Porém, à medida que se vai admitindo a proteção do ambiente como direito fundamental e, principalmente, conforme se evolui da formatação de um Estado democrático de direito para um Estado, que ainda sendo democrático e de direito, é também ambiental, o meio-ambiente sadio passa a integrar o conceito de bem-estar social.

Neste processo é que a preservação do meio ambiente afirma-se como elemento da função social da propriedade. Registre-se que o meio ambiente de que se cuida, nesta hipótese, é o meio ambiente considerado no seu sentido amplo, é dizer, o meio ambiente físico e o artificial.

Esta dita função social, então, sem deixar de ser social precisa agora ser também ambiental. Por isso se fala em função ambiental da propriedade ou função sócio-ambiental da propriedade.

Pode-se afirmar que a função social é um conceito de maior abrangência do que a função ambiental que a integra. Ou no dizer de João Luís Matias (2013, p.25), “o princípio da função ambiental é uma especificação da função social da propriedade”.

A função social da propriedade permanece sendo de necessária observância para legitimação do exercício do direito de propriedade pelo seu titular. Entrementes, o aspecto ambiental, que integra o bem-estar social a ser respeitado pelos proprietários, para além de ser elemento da função social adquire certa primazia na sua verificação.

Nesta ordem de idéias, função social é um conceito mais amplo que alberga o conceito de função sócio ambiental da propriedade.

Ocorre que a Constituição Federal, em seu art. 225, § 1º, VII, menciona a função ecológica.

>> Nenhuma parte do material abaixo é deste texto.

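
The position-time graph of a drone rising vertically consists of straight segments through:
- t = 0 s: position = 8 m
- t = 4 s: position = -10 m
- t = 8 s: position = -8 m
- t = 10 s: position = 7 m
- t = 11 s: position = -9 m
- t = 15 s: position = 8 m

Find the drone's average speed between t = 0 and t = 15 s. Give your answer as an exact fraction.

68/15 m/s

Average speed = (total path length)/(elapsed time); on a piecewise-linear x-t graph the path length is Σ|Δx|.
0–4 s: |Δx| = |-10 − 8| = 18 m
4–8 s: |Δx| = |-8 − -10| = 2 m
8–10 s: |Δx| = |7 − -8| = 15 m
10–11 s: |Δx| = |-9 − 7| = 16 m
11–15 s: |Δx| = |8 − -9| = 17 m
Total path = 68 m; average speed = 68/15 = 68/15 m/s.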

O dispositivo refere-se ao dever de proteção ambiental do Estado concernente à preservação da fauna e da flora. Esta terminologia refere-se, portanto, a meio ambiente natural ou físico, tratando de uma concepção mais restrita.

Calha ainda a observação de que não é sem razão a dupla previsão do direito de propriedade na Constituição brasileira, que prevê tanto o direito à propriedade como o de propriedade. Ao revés, conforme destaca o já citado professor da Universidade Federal do Ceará, esta dupla previsão “atende a objetivos diferentes, sendo protegida a propriedade como forma de realização pessoal (direito à propriedade) e como instrumento para o exercício da atividade econômica (direito de propriedade)” (MATIAS, 2013, p. 291).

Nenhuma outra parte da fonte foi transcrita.